One of his band of soldiers wondered whether it was a dream, calling it an "enchanted vision". It was a beautiful, well-planned floating city built in harmony with its surroundings, in the middle of a lake.

But it was not to stay that way for long.

The Spanish soon drained the water away, and started building.

"In the world and in the history of urbanisation," Jorge says, "there has never existed such a radical transformation."

'Crazy angles'

This is the root of the unique problem.

An immense city has been built on an unstable lake bed.

To provide water for the millions, the aquifer - a vast water reserve - is being drained. As the water is sucked out, the city lurches downwards.
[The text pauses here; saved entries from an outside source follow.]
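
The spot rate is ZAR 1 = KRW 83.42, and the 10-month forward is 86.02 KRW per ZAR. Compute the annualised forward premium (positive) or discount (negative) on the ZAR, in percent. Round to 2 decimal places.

T = 10/12 years.
Period premium: (86.02 − 83.42)/83.42 = 0.0311676.
Per annum: 0.0311676 / (10/12) = 0.037401 = 3.74%.

+3.74%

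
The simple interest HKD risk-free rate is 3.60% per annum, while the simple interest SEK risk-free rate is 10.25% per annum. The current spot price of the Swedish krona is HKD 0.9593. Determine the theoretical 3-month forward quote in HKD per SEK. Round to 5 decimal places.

0.94375

T = 3/12 years.
HKD growth factor: 1 + 0.0360×3/12 = 1.009000.
SEK growth factor: 1 + 0.1025×3/12 = 1.025625.
Forward (HKD per SEK) = 0.9593 × 1.009000 / 1.025625 = 0.9437501.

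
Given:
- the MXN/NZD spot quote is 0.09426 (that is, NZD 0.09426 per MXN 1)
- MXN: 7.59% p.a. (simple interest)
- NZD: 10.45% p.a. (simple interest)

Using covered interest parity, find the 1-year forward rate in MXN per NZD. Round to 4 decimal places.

10.3342

T = 1 year.
NZD accumulates by 1 + 0.1045×1 = 1.104500.
MXN growth factor: 1 + 0.0759×1 = 1.075900.
Forward (NZD per MXN) = 0.09426 × 1.104500 / 1.075900 = 0.096765657.
Quoted the other way: 1/0.096765657 = 10.3342 MXN per NZD.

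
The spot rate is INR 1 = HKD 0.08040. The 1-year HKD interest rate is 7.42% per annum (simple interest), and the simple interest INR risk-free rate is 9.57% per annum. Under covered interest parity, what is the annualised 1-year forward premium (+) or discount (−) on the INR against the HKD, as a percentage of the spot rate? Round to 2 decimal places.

-1.96%

T = 1 year.
CIP forward (HKD per INR) = 0.0804 × 1.074200/1.095700 = 0.07882238.
(F − S)/S ÷ T = (0.07882238 − 0.0804)/0.0804/1 = -0.019622 → -1.96%.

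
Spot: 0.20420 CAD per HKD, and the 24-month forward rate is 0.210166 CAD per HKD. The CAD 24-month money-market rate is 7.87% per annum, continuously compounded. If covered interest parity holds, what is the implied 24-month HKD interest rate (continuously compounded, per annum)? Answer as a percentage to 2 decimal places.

6.43%

T = 2 years.
By CIP, F/S equals the CAD-to-HKD growth ratio: 0.210166/0.2042 = 1.0292165.
The CAD side grows by e^(0.0787×2) = 1.1704637.
That pins the HKD growth at 1.1372376.
Take logs: ln 1.1372376 / 2 = 0.064301, so 6.43%.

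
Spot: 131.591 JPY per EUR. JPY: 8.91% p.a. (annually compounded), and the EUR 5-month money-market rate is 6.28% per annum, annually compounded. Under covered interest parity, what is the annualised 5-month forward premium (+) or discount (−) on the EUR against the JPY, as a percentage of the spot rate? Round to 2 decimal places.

T = 5/12 years.
F = S · g_JPY/g_EUR = 131.591 × 1.0362031/1.0257026 = 132.938146.
Annualised premium = (F − S)/S × (1/T) = (132.938146 − 131.591)/131.591 ÷ (5/12) = 2.46%.

+2.46%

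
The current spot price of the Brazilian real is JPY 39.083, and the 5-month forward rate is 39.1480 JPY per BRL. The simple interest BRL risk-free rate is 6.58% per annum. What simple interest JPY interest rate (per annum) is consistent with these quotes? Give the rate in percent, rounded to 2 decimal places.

6.99%

T = 5/12 years.
CIP gives F = S · g_JPY/g_BRL, so g_JPY/g_BRL = 39.148/39.083 = 1.0016631.
BRL growth factor: 1 + 0.0658×5/12 = 1.0274167.
That pins the JPY growth at 1.0291254.
(1.0291254 − 1)/T = 0.069901, i.e. 6.99%.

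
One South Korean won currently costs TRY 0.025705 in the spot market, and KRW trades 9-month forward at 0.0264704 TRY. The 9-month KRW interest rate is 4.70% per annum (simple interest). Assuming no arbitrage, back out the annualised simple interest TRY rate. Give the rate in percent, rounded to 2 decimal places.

8.81%

T = 9/12 years.
CIP gives F = S · g_TRY/g_KRW, so g_TRY/g_KRW = 0.0264704/0.025705 = 1.0297763.
The KRW side grows by 1 + 0.0470×9/12 = 1.035250.
So the TRY growth factor = 1.0660759.
(1.0660759 − 1)/T = 0.088101, i.e. 8.81%.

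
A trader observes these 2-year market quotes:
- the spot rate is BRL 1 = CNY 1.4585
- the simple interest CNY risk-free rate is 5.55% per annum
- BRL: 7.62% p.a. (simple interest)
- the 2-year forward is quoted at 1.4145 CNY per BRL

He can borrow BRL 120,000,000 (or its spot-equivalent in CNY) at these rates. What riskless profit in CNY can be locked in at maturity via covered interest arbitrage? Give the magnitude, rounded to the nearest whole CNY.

CNY 1,161,156

T = 2 years.
Invest the BRL and cover forward: 120,000,000 × 1.152400 × 1.4145 = CNY 195,608,376.00.
Convert at spot and invest in CNY: 120,000,000 × 1.4585 × 1.111000 = CNY 194,447,220.00.
The quoted forward overvalues BRL, so borrow CNY, buy BRL at spot, deposit the BRL at 7.62%, and sell the proceeds forward at 1.4145.
Profit = 195,608,376.00 − 194,447,220.00 = CNY 1,161,156.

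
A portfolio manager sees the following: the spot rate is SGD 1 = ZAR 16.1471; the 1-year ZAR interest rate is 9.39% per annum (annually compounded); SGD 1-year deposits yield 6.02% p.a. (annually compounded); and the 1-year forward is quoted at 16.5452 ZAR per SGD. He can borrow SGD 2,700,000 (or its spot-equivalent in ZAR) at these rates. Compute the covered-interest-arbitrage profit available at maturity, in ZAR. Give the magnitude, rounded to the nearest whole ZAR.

ZAR 329,647

T = 1 year.
Route A — deposit SGD, sell forward: 2,700,000 × 1.060200 × 16.5452 = ZAR 47,361,296.81.
Route B — convert at spot, deposit ZAR: 2,700,000 × 16.1471 × 1.093900 = ZAR 47,690,944.26.
The quoted forward undervalues SGD, so borrow SGD, convert to ZAR at spot, deposit the ZAR at 9.39%, and buy SGD forward at 16.5452 to cover the loan.
Profit = 47,690,944.26 − 47,361,296.81 = ZAR 329,647.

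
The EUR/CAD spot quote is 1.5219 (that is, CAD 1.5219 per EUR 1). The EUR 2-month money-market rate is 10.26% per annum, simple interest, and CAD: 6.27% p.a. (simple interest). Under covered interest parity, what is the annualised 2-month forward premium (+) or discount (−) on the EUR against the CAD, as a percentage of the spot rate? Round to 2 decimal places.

T = 2/12 years.
F = S · g_CAD/g_EUR = 1.5219 × 1.010450/1.017100 = 1.5119495.
Annualised premium = (F − S)/S × (1/T) = (1.5119495 − 1.5219)/1.5219 ÷ (2/12) = -3.92%.

-3.92%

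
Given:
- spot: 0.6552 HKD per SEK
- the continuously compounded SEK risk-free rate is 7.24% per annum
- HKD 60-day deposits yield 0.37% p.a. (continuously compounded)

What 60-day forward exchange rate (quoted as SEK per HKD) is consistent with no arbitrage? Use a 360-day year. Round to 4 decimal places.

1.5438

T = 60/360 years.
HKD accumulates by e^(0.0037×60/360) = 1.0006169.
SEK growth factor: e^(0.0724×60/360) = 1.0121398.
So F = 0.6552 × 1.0006169 / 1.0121398 = 0.6477407 (HKD/SEK).
Invert for SEK per HKD: 1 / 0.6477407 = 1.5438.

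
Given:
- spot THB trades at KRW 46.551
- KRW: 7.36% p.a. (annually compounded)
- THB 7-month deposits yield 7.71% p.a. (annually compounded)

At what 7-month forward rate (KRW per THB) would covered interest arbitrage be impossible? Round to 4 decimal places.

46.4627

T = 7/12 years.
Growth of 1 KRW over T: (1 + 0.0736)^(7/12) = 1.04229693.
THB growth factor: (1 + 0.0771)^(7/12) = 1.04427773.
So F = 46.551 × 1.04229693 / 1.04427773 = 46.462701 (KRW/THB).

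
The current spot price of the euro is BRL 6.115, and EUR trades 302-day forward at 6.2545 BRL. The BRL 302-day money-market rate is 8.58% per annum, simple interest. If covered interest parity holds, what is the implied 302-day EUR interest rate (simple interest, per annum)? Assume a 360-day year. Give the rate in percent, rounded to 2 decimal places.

T = 302/360 years.
CIP gives F = S · g_BRL/g_EUR, so g_BRL/g_EUR = 6.2545/6.115 = 1.0228128.
The BRL side grows by 1 + 0.0858×302/360 = 1.0719767.
Hence g_EUR = 1.0480673.
r = (1.0480673 − 1)/(302/360) = 0.057299 → 5.73%.

5.73%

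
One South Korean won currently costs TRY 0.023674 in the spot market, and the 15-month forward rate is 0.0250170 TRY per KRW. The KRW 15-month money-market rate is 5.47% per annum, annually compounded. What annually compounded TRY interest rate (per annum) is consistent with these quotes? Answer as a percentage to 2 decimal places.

10.23%

T = 15/12 years.
By CIP, F/S equals the TRY-to-KRW growth ratio: 0.025017/0.023674 = 1.0567289.
KRW growth factor: (1 + 0.0547)^(15/12) = 1.0688363.
So the TRY growth factor = 1.1294702.
r = 1.1294702^(12/15) − 1 = 0.102300 → 10.23%.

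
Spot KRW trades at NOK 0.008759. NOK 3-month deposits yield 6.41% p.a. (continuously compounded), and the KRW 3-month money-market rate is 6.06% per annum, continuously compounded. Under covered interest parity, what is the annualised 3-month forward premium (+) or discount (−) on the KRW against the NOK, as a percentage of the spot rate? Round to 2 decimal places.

+0.35%

T = 3/12 years.
F = S · g_NOK/g_KRW = 0.008759 × 1.0161541/1.0152653 = 0.008766668.
(F − S)/S ÷ T = (0.008766668 − 0.008759)/0.008759/(3/12) = 0.003502 → 0.35%.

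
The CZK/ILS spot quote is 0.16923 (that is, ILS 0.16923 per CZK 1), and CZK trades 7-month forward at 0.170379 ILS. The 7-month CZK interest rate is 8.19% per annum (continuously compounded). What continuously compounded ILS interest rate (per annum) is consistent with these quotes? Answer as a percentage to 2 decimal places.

T = 7/12 years.
By CIP, F/S equals the ILS-to-CZK growth ratio: 0.170379/0.16923 = 1.0067896.
The CZK side grows by e^(0.0819×7/12) = 1.0489346.
So the ILS growth factor = 1.0560564.
Take logs: ln 1.0560564 / (7/12) = 0.093500, so 9.35%.

9.35%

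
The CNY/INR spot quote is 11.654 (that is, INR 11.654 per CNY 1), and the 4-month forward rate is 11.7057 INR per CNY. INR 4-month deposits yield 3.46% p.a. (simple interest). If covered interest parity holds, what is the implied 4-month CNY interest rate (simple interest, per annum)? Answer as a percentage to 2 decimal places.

2.12%

T = 4/12 years.
By CIP, F/S equals the INR-to-CNY growth ratio: 11.7057/11.654 = 1.0044362.
INR growth factor: 1 + 0.0346×4/12 = 1.0115333.
That pins the CNY growth at 1.0070658.
r = (1.0070658 − 1)/(4/12) = 0.021197 → 2.12%.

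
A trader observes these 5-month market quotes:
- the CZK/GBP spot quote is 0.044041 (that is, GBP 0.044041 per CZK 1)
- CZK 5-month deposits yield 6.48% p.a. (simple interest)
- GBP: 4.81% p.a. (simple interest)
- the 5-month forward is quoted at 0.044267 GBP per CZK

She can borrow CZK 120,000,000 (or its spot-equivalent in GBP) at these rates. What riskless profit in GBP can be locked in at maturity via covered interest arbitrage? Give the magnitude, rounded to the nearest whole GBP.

GBP 64,626

T = 5/12 years.
Keep in CZK, deliver into the forward: 120,000,000·1.027000·0.044267 = GBP 5,455,465.08.
Swap to GBP now, deposit: 120,000,000·0.044041·1.020041667 = GBP 5,390,838.61.
The quoted forward overvalues CZK, so borrow GBP, buy CZK at spot, deposit the CZK at 6.48%, and sell the proceeds forward at 0.044267.
Arbitrage profit = |5,455,465.08 − 5,390,838.61| = GBP 64,626.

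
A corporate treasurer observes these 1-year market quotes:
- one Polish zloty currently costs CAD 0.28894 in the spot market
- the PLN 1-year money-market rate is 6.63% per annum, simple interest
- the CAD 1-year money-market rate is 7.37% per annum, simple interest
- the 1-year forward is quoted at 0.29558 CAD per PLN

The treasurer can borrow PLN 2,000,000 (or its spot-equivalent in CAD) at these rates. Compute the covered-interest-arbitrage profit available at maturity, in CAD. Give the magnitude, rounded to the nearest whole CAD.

CAD 9,884

T = 1 year.
Route A — deposit PLN, sell forward: 2,000,000 × 1.066300 × 0.29558 = CAD 630,353.91.
Route B — convert at spot, deposit CAD: 2,000,000 × 0.28894 × 1.073700 = CAD 620,469.76.
The quoted forward overvalues PLN, so borrow CAD, buy PLN at spot, deposit the PLN at 6.63%, and sell the proceeds forward at 0.29558.
The gap between the two covered legs is CAD 9,884.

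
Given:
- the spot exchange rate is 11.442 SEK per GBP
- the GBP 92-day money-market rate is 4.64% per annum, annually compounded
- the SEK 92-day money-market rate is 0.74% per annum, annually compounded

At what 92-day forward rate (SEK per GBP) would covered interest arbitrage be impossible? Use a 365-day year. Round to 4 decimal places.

T = 92/365 years.
SEK accumulates by (1 + 0.0074)^(92/365) = 1.00186007.
GBP growth factor: (1 + 0.0464)^(92/365) = 1.01149772.
CIP: F = S · (grow SEK)/(grow GBP) = 11.442 × 1.00186007/1.01149772 = 11.332979 SEK per GBP.

11.3330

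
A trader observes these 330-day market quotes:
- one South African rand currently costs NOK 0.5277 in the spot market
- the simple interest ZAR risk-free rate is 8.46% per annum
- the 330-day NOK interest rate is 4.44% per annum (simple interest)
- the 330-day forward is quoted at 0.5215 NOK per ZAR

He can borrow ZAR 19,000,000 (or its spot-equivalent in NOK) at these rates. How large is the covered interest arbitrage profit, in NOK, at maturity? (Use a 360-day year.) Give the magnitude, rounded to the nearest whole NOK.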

You do not have to wander far to see the results.

Pavements and roads are cracked.

The walls of buildings are buckled, with their balconies leaning at crazy angles.

The most extraordinary example is the symbol of the city: a monument celebrating Mexico's independence from Spain.

This towering stone column topped with a golden angel was built in the 1900s.

Recently, 23 new steps had to be added to reach its base as the city had sunk around it.

And it is going to carry on sinking.

Leaks

Ilan Adler, a lean, bespectacled environmental scientist, proudly shows off some large black plastic tanks in the back yard of his university buildings.

He has helped to devise a system that harvests rain, which now provides around 80% of the water used by the teachers and students.

But water conservation is not a high priority for those running Mexico City.

Up to 40% of the water sucked from the aquifer is wasted.

The creaking supply system is full of leaks.

In Ilan's words: "It's a very serious problem. It's estimated that in the past 100 years the city has sunk more than nine metres, which is the height of a three-storey building!"

"It's mainly down to the over-extraction of water from the aquifer, and our lack of conservation."

This mismanagement has led to the greatest irony of all.

One in four people does not have access to piped fresh water.

Water shortage

Xochitl Gonzalez sighs as she turns the tap and nothing comes out.

She lives in Iztapalapa - one of the poorest areas of Mexico City - where houses made out of bare concrete blocks teeter on the sides of steep slopes.

People here have to rely on trucks which come once a week, carrying foul water which needs chlorination.

Sometimes they do not come at all.

She says: "When the water supply runs out, a decision has to be made whether to provide for schools, or for homes. When there isn't enough water to clean the schools, they have to close, because of the risk of infection."

Xochitl looks from her roof out across the grey, dirty expanse of the city.

She says: "To me, it just seems illogical. This city was built above a lake, and yet we don't have water."